Un periodo in cui molte fabbriche in Cina chiuderanno per settimane, paralizzando di fatto gran parte dell’Asia così aggravando i problemi di approvvigionamento che già si toccano con mano.
Come ricordato dal viceministro alle Infrastrutture Edoardo Rixi, le compagnie portuali hanno avuto una diminuzione delle chiamate del 30-45% sulla rotta Genova-Shanghai.
I noli sono cresciuti dell’85% e su Rotterdam si arriva al 133%.
L’abbandono del Mar Rosso per passare dal Capo di Buona Speranza implica peraltro il 54% dei costi in più per il carburante.
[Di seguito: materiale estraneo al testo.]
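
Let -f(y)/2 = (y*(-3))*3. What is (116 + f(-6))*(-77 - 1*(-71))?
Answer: -48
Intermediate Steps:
f(y) = 18*y (f(y) = -2*y*(-3)*3 = -2*(-3*y)*3 = -(-18)*y = 18*y)
(116 + f(-6))*(-77 - 1*(-71)) = (116 + 18*(-6))*(-77 - 1*(-71)) = (116 - 108)*(-77 + 71) = 8*(-6) = -48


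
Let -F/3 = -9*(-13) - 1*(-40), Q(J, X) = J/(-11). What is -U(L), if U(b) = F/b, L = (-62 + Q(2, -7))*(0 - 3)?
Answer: 1727/684 ≈ 2.5249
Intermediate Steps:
Q(J, X) = -J/11 (Q(J, X) = J*(-1/11) = -J/11)
F = -471 (F = -3*(-9*(-13) - 1*(-40)) = -3*(117 + 40) = -3*157 = -471)
L = 2052/11 (L = (-62 - 1/11*2)*(0 - 3) = (-62 - 2/11)*(-3) = -684/11*(-3) = 2052/11 ≈ 186.55)
U(b) = -471/b
-U(L) = -(-471)/2052/11 = -(-471)*11/2052 = -1*(-1727/684) = 1727/684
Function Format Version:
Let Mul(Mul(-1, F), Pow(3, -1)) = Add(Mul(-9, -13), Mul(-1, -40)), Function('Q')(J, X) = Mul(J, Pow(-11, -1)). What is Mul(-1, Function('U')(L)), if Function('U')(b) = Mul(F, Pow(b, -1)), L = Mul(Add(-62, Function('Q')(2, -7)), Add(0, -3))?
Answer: Rational(1727, 684) ≈ 2.5249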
Oltre a questo i rincari delle polizze assicurative navali nella seconda settimana di gennaio è destinato ad aumentare fino al 400%.
Non solo: la rotta lungo la circumnavigazione dell’Africa favorisce i porti del Nord Europa come hub per le merci, una sciagura per lo Stato italiano che incassa 13 miliardi l’anno tra Iva e accise.
Una perdita di centralità dei porti, quindi, sarebbe un danno significativo anche per la casse pubbliche.